Fantastique ! Grandiose ! Etonnant ! Autant de qualificatifs qui collent bien au
LaSemo.
Déjà 11 années que le superbe parc du château d’Enghien accueille cet événement devenu incontournable.
Ici, mal venu celui ou celle qui vient uniquement se rincer les portugaises. Ce serait même réducteur et faire affront au génie des concepteurs de ce grand spectacle. Le prisme est beaucoup plus étendu, mêlant différents genres, arts et cultures…
L’écologie n’est pas en reste puisque tout est basé sur le développement durable. Pas de gaspi ! On récupère tous les brols qui traînent chez mamy, on les customise et hop, ils retrouvent ici une seconde vie.
Auriez-vous imaginé un jour créer un décor à l’aide de parapluies ? Eriger une clôture avec des raquettes de tennis ? Constituer un podium complet en se servant de vieilles caisses à vin ? Eux, oui. Ils ont fait d’un rêve, une réalité. Admirablement et subtilement en y ajoutant une bonne dose d’humour voire de dérision…

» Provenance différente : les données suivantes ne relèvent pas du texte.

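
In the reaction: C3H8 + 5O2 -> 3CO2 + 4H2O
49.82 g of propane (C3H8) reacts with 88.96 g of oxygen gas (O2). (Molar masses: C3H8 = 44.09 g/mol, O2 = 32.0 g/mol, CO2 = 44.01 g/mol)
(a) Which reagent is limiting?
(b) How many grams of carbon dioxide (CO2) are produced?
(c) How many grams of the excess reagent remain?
(a) O2, (b) 73.41 g, (c) 25.31 g

Moles of C3H8 = 49.82 g ÷ 44.09 g/mol = 1.12996 mol
Moles of O2 = 88.96 g ÷ 32.0 g/mol = 2.78 mol
Moles ÷ coefficient: C3H8: 1.12996/1 = 1.13, O2: 2.78/5 = 0.556
(a) O2 has the smaller value, so O2 is the limiting reagent.
(b) Moles of CO2 = 2.78 mol O2 × (3/5) = 1.668 mol; mass = 1.668 mol × 44.01 g/mol = 73.41 g
(c) C3H8 consumed = 2.78 × (1/5) = 0.556 mol; remaining = 1.12996 − 0.556 = 0.573961 mol; mass = 0.573961 mol × 44.09 g/mol = 25.31 g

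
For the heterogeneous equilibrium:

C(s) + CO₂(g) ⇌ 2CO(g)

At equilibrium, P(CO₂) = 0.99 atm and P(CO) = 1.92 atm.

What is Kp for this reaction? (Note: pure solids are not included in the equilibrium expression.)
K_p = 3.724

Solid C is excluded.
Kp = P(CO)²/P(CO₂) = (1.92)²/0.99 = 3.686/0.99 = 3.724.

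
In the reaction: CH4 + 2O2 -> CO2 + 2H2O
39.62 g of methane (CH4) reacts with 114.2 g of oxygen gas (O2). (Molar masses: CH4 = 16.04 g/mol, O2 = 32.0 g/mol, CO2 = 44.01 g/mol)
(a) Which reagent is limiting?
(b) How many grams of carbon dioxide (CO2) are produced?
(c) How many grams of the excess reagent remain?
(a) O2, (b) 78.53 g, (c) 11 g

Moles of CH4 = 39.62 g ÷ 16.04 g/mol = 2.47007 mol
Moles of O2 = 114.2 g ÷ 32.0 g/mol = 3.56875 mol
Moles ÷ coefficient: CH4: 2.47007/1 = 2.47, O2: 3.56875/2 = 1.784
(a) O2 has the smaller value, so O2 is the limiting reagent.
(b) Moles of CO2 = 3.56875 mol O2 × (1/2) = 1.78438 mol; mass = 1.78438 mol × 44.01 g/mol = 78.53 g
(c) CH4 consumed = 3.56875 × (1/2) = 1.78438 mol; remaining = 2.47007 − 1.78438 = 0.6857 mol; mass = 0.6857 mol × 16.04 g/mol = 11 g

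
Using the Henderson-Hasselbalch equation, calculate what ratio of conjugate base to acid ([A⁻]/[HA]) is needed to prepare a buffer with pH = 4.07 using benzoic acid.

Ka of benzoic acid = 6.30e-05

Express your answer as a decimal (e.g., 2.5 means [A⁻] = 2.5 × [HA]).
[A⁻]/[HA] = 0.740

pKa = −log(6.30e-05) = 4.2007. pH = pKa + log([A⁻]/[HA]). 4.07 = 4.2007 + log(ratio). log(ratio) = 4.07 − 4.2007 = -0.1307. ratio = 10^(-0.1307) = 0.740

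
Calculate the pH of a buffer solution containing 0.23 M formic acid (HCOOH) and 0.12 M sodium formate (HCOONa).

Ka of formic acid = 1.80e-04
pH = 3.46

pKa = -log(1.80e-04) = 3.74. pH = pKa + log([A⁻]/[HA]) = 3.74 + log(0.12/0.23)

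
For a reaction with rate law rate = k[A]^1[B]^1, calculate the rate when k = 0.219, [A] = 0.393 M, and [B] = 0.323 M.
0.0278 M/s

rate = k·[A]^1·[B]^1 = 0.219·(0.393)^1·(0.323)^1 = 0.219·0.393·0.323 = 0.0278 M/s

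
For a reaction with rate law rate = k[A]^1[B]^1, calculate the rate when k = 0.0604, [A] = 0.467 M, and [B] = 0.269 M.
0.007588 M/s

rate = k·[A]^1·[B]^1 = 0.0604·(0.467)^1·(0.269)^1 = 0.0604·0.467·0.269 = 0.007588 M/s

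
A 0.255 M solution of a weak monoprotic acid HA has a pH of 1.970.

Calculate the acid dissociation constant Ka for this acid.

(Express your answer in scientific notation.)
K_a = 4.70e-04

[H⁺] = 10^(−pH) = 10^(−1.970) = 1.072e-02 M. For HA ⇌ H⁺ + A⁻, Ka = x²/(C − x) = (1.072e-02)²/(0.255 − 1.072e-02) = 4.70e-04.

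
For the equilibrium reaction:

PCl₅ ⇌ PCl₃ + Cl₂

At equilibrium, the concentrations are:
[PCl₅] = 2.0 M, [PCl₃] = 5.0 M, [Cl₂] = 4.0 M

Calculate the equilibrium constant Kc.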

Attention, le tri des déchets s’inscrit également dans l’esprit du festival. On récupère le fruit des entrailles déposé délicatement dans les toilettes sèches (NDR : pas besoin de faire un dessin) pour nourrir les légumes du jardin de bobonne et on récolte les mégots de cigarettes pour leur réserver une seconde vie (NDR : que l’on espère moins nocive !) …
En outre, tout est pensé pour la famille. De (trop) nombreuses activités sont programmées aux quatre coins du site…

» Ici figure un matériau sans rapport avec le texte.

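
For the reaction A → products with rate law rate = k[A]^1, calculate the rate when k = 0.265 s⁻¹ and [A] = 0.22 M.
0.0583 M/s

rate = k·[A]^1 = 0.265·(0.22)^1 = 0.265·0.22 = 0.0583 M/s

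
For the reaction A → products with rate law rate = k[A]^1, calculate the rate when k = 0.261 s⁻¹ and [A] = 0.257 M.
0.06708 M/s

rate = k·[A]^1 = 0.261·(0.257)^1 = 0.261·0.257 = 0.06708 M/s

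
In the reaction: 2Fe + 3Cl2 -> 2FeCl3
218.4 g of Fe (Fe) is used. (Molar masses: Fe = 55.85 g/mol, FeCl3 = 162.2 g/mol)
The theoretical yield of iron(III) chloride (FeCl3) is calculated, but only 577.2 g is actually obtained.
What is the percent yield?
Moles of Fe = 218.4 g ÷ 55.85 g/mol = 3.91047 mol
Mole ratio: 2 mol FeCl3 / 2 mol Fe
Moles of FeCl3 = 3.91047 × (2/2) = 3.91047 mol
Theoretical yield = 3.91047 mol × 162.2 g/mol = 634.28 g
Actual yield = 577.2 g
Percent yield = (577.2 / 634.28) × 100% = 91.0%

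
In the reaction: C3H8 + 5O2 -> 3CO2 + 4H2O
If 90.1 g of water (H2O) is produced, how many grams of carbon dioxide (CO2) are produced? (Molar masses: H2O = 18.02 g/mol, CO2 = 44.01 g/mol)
Moles of H2O = 90.1 g ÷ 18.02 g/mol = 5 mol
Mole ratio: 3 mol CO2 / 4 mol H2O
Moles of CO2 = 5 × (3/4) = 3.75 mol
Mass of CO2 = 3.75 mol × 44.01 g/mol = 165 g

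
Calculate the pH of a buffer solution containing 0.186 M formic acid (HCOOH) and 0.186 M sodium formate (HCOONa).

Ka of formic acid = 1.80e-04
pH = 3.74

pKa = -log(1.80e-04) = 3.74. pH = pKa + log([A⁻]/[HA]) = 3.74 + log(0.186/0.186)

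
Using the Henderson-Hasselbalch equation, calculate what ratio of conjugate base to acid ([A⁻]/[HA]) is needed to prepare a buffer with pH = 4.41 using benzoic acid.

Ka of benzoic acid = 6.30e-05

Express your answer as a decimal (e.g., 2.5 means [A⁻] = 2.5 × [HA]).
[A⁻]/[HA] = 1.619

pKa = −log(6.30e-05) = 4.2007. pH = pKa + log([A⁻]/[HA]). 4.41 = 4.2007 + log(ratio). log(ratio) = 4.41 − 4.2007 = 0.2093. ratio = 10^(0.2093) = 1.619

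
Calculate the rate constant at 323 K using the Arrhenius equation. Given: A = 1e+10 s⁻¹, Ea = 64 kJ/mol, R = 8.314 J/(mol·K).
4.46e-01 s⁻¹

k = A·exp(-Ea/(R·T)) = 1e+10·exp(-64000/(8.314·323)) = 1e+10·exp(-23.8324) = 1e+10·4.4640e-11 = 4.46e-01 s⁻¹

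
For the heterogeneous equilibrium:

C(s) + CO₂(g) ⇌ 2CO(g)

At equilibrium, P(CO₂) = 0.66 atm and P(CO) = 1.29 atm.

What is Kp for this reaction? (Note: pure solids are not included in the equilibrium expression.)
K_p = 2.521

Solid C is excluded.
Kp = P(CO)²/P(CO₂) = (1.29)²/0.66 = 1.664/0.66 = 2.521.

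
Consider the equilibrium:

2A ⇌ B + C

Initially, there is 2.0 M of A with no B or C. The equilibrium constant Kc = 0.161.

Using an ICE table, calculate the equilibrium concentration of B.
[B] = 0.445 M

ICE: [A] = 2.0 − 2x, [B] = [C] = x.
Kc = x²/(2.0 − 2x)² = 0.161 ⇒ √Kc = x/(2.0 − 2x).
x = √0.161·2.0/(1 + 2√0.161) = 0.40125·2.0/1.8025 = 0.44521.
[B] = x = 0.445 M.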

On y croise ci et là des têtes blondes, accompagnant leurs parents attablés à un touret, jouant au monopoly au sein de l’espace dédié ‘Amusoir’. Ou encore de jeunes couples amoureux s’entrelaçant tendrement et même des grabataires qui déambulent dans l’enceinte du parc, canne à la main… Les PMR ne sont pas en reste parce que là aussi les organisateurs ont bien œuvré afin qu’ils puissent en toute quiétude profiter des bienfaits de cette belle manifestation.
Sans oublier les stands de grimage, des funambules, des clowns, des spectacles ouverts, des cabarets coquins (NDR : oui, oui, vous avez bien lu !), et cerise sur le gâteau une garderie pour celles et ceux qui veulent profiter sereinement du festival, sans avoir la marmaille dans les guiboles…
Tout comme l’an dernier, une puce électronique est intégrée au bracelet ; elle permet de se remplir la bedaine ou de charger son sang de malt sans plus devoir sortir la menue monnaie…
Et pour les fauchés, l’eau gratuite est disponible dans les différents bars. La seule condition : accorder un large sourire aux serveurs qui méritent bien ce petit clin d’œil.
Le LaSemo quitte doucement l’enfance pour entrer dans sa phase de consolidation. Il a fait ses gourmes ! Et les couacs qui ont fait craindre le pire, lors des éditions précédentes, ne sont plus que de l’histoire ancienne.
On regrettera toutefois amèrement l’absence de Jean-Jean, l’habituel géant givré de service chargé d’introduire avec humour et légèreté les artistes.
Rose, son antithèse, lui emboîte le pas. On espère pour une courte durée. Parce que Rose, on l’aime bien, mais faut pas exagérer quand même…
Ni son sac à main acheté aux fripes, ni son accent de ‘buksel’, ni sa taille (NDR : un mètre vingt, malgré les bras levés et les talons aiguilles) ne parviendront à concurrencer le charisme de son prédécesseur.
Enfin, soit ! Dame nature est généreuse depuis le début de l’été et le soleil frappe très fort.
Pas de temps à perdre ! On entend au loin une voix qui semble familière. Celle de Cédric Gervy.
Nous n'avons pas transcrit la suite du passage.